Hobart’s rental and home prices have risen rapidly over the past year, with a growing number of Tasmanians unable to find affordable homes in the state’s capital.
As Sydney’s property price boom comes to an end, with home values falling 4.5 per cent over the past financial year, Hobart’s housing market — one of the nation’s smallest — has heated up.
Home prices in Hobart increased by 12.7 per cent over the 12 months to June, according to CoreLogic, while rents rose 10.7 per cent, the highest annual increase of all capital cities.
Hobart’s housing price boom and growing affordability crisis have created an untenable situation, according to Riskwise property advisory chief executive Doron Peleg.
“The market has started to show some decelerated price growth and there has been a marked reduction in inquiries,” he said.
“A significant increase in dwelling prices in recent years, less affordable housing, decelerated price growth, fewer people turning up to open home inspections and fewer inquiries on listings, indicate that housing affordability has an impact on dwelling prices and that the current growth rate is unsustainable.”
Mainlanders considering purchasing property in Tasmania should adopt a “buyer beware” attitude, Mr Peleg said.

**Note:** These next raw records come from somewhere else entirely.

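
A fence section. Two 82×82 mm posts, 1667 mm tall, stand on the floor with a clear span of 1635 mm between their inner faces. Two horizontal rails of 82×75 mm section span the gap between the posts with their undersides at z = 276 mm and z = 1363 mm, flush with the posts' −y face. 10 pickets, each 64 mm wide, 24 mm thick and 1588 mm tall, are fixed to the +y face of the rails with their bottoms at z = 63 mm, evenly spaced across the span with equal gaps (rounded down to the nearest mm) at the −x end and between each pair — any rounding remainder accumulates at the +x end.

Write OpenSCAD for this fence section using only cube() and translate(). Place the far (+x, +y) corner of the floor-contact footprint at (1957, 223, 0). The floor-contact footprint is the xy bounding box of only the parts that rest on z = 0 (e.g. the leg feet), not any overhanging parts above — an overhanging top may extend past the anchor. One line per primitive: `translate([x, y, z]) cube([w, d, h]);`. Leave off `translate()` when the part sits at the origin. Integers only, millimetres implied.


translate([158, 141, 0]) cube([82, 82, 1667]);
translate([1875, 141, 0]) cube([82, 82, 1667]);
translate([240, 141, 276]) cube([1635, 82, 75]);
translate([240, 141, 1363]) cube([1635, 82, 75]);
translate([330, 223, 63]) cube([64, 24, 1588]);
translate([484, 223, 63]) cube([64, 24, 1588]);
translate([638, 223, 63]) cube([64, 24, 1588]);
translate([792, 223, 63]) cube([64, 24, 1588]);
translate([946, 223, 63]) cube([64, 24, 1588]);
translate([1100, 223, 63]) cube([64, 24, 1588]);
translate([1254, 223, 63]) cube([64, 24, 1588]);
translate([1408, 223, 63]) cube([64, 24, 1588]);
translate([1562, 223, 63]) cube([64, 24, 1588]);
translate([1716, 223, 63]) cube([64, 24, 1588]);


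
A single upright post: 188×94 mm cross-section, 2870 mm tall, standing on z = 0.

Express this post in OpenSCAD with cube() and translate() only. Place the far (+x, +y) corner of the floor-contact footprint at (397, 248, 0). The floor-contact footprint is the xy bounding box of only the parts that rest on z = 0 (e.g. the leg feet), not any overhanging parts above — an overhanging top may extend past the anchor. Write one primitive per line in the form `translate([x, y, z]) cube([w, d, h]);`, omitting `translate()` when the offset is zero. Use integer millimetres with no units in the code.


translate([209, 154, 0]) cube([188, 94, 2870]);


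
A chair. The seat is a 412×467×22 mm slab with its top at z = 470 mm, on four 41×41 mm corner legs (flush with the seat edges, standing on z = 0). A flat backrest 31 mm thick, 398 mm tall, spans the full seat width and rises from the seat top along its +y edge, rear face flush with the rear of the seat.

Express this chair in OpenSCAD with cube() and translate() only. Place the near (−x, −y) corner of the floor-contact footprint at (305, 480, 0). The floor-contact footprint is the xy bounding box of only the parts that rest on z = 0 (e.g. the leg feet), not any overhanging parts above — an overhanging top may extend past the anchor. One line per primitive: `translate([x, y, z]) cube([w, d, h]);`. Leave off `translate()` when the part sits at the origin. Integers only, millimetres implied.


translate([305, 480, 448]) cube([412, 467, 22]);
translate([305, 480, 0]) cube([41, 41, 448]);
translate([676, 480, 0]) cube([41, 41, 448]);
translate([305, 906, 0]) cube([41, 41, 448]);
translate([676, 906, 0]) cube([41, 41, 448]);
translate([305, 916, 470]) cube([412, 31, 398]);


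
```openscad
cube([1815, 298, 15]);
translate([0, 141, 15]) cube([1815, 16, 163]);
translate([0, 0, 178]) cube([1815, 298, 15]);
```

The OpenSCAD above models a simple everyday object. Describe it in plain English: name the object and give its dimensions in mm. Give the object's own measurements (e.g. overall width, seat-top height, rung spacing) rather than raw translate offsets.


An I-beam lying along x, 1815 mm long. Overall section height 193 mm. Two flanges 298 mm wide (y) and 15 mm thick, one on the floor and one at the top; a web 16 mm thick runs between them, centred on the flange width.


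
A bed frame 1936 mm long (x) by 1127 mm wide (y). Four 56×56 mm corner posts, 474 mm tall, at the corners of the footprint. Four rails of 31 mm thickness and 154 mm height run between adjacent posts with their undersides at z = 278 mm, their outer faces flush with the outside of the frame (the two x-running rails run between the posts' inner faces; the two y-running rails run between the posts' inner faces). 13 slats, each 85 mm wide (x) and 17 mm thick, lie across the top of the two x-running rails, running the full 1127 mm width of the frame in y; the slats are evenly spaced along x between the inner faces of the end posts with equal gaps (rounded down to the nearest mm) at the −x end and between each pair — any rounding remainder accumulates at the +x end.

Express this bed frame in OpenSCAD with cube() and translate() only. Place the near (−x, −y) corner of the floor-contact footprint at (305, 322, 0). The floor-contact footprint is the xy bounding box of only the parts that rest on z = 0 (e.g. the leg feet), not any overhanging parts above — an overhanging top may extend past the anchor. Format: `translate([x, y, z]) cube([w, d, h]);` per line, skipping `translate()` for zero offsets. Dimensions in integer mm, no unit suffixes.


// slat z = rail_z + rail_h = 278 + 154 = 432
// slat gap = ⌊(1824 − 13·85) / 14⌋ = 51
translate([305, 322, 0]) cube([56, 56, 474]);
translate([305, 1393, 0]) cube([56, 56, 474]);
translate([2185, 322, 0]) cube([56, 56, 474]);
translate([2185, 1393, 0]) cube([56, 56, 474]);
translate([361, 322, 278]) cube([1824, 31, 154]);
translate([361, 1418, 278]) cube([1824, 31, 154]);
translate([305, 378, 278]) cube([31, 1015, 154]);
translate([2210, 378, 278]) cube([31, 1015, 154]);
translate([412, 322, 432]) cube([85, 1127, 17]);
translate([548, 322, 432]) cube([85, 1127, 17]);
translate([684, 322, 432]) cube([85, 1127, 17]);
translate([820, 322, 432]) cube([85, 1127, 17]);
translate([956, 322, 432]) cube([85, 1127, 17]);
translate([1092, 322, 432]) cube([85, 1127, 17]);
translate([1228, 322, 432]) cube([85, 1127, 17]);
translate([1364, 322, 432]) cube([85, 1127, 17]);
translate([1500, 322, 432]) cube([85, 1127, 17]);
translate([1636, 322, 432]) cube([85, 1127, 17]);
translate([1772, 322, 432]) cube([85, 1127, 17]);
translate([1908, 322, 432]) cube([85, 1127, 17]);
translate([2044, 322, 432]) cube([85, 1127, 17]);


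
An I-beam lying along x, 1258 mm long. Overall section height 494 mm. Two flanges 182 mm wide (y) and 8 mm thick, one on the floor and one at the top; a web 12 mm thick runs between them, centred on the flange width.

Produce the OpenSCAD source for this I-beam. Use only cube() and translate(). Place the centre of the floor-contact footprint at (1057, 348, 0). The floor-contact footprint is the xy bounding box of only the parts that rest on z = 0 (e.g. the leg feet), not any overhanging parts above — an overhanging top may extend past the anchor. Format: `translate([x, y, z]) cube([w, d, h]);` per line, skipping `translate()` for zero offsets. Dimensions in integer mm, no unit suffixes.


translate([428, 257, 0]) cube([1258, 182, 8]);
translate([428, 342, 8]) cube([1258, 12, 478]);
translate([428, 257, 486]) cube([1258, 182, 8]);


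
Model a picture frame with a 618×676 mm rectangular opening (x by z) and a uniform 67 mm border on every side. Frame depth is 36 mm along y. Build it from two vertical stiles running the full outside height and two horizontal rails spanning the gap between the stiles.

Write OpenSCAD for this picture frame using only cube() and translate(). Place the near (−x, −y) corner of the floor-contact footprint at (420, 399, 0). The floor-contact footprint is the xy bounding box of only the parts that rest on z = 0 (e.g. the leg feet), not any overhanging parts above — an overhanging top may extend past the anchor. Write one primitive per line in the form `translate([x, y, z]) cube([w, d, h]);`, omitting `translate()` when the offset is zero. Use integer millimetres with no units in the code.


translate([420, 399, 0]) cube([67, 36, 810]);
translate([1105, 399, 0]) cube([67, 36, 810]);
translate([487, 399, 0]) cube([618, 36, 67]);
translate([487, 399, 743]) cube([618, 36, 67]);


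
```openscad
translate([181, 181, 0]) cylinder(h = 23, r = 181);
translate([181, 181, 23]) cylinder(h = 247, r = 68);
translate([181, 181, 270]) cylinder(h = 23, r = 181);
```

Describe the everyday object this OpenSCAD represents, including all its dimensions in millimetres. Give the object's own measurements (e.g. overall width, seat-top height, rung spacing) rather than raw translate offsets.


A spool: two coaxial disc flanges of radius 181 mm and thickness 23 mm, joined by a core cylinder of radius 68 mm and height 247 mm. The lower flange rests on z = 0 and the three cylinders share a vertical axis.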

“Tasmania is an extremely small market, which means it is much more exposed to external events that reduce intrastate investors’ demand for housing,” he said.
“The unit market is mainly driven by investors, of which intrastate buyers make up a relatively high proportion. If there are better opportunities in, say, Melbourne, Sydney or Brisbane, there could be a huge shift and this could have a significant impact on the market.”
‘Housing crisis’ is not a term favoured by University of Tasmania housing and community research director Keith Jacobs.
“That gives the impression that what’s happening is a temporary phenomenon, and everything’s going to go back to normal,” he said.
“But I would say it’s a feature of the [private rental] system: it’s designed to create scarcity.”
According to Professor Jacobs, Hobart’s high rents and home prices are creating not only social but economic problems.
“If young people end up paying huge amounts in rent, they’ll spend less income on goods and services,” he said.
“Hobart would be far better economically if rents were lower and house prices were lower.
“It’s a weird situation in Australia: people love to see the value of homes go up, but there are real economic consequences.”
Desperate times, desperate measures
Tasmania’s new Liberal government has been eager to appear proactive on the issue of affordable housing, but those at the coalface say new measures aren’t sufficient.
In April, the government announced it would pay private landlords between $10,000 to $13,000 if they make their properties available to low-income renters, among other measures.
In May, Anglicare’s latest rental affordability index (RAI) – an indicator of rental affordability relative to household incomes – showed that Hobart had overtaken Sydney to become the least affordable capital city in Australia on a housing cost-to-income basis.
While the affordability crisis has been “particularly dramatic” in Hobart, the same factors are playing out across Tasmania, according to Anglicare Tasmania’s social action and research centre manager Meg Webb.
“Even the traditionally more affordable areas of the state, such as the north west, are experiencing a big jump in people seeking help with housing,” Ms Webb said.
“We are aware of families moving from Hobart to other regions of the state, expecting to find it easier to get an affordable rental. But the reality is, every region of the state is experiencing this crisis.”
Greater investment from state and federal governments will be required to “even begin to solve this issue”, Ms Webb said, describing the federal government as “missing in action” when it comes to affordable housing.
“There is no national plan to provide a co-ordinated approach, a total absence of any effective investment in affordable housing initiatives and a lack of appetite to address the taxation settings, which have been a major factor in leading us to this point.”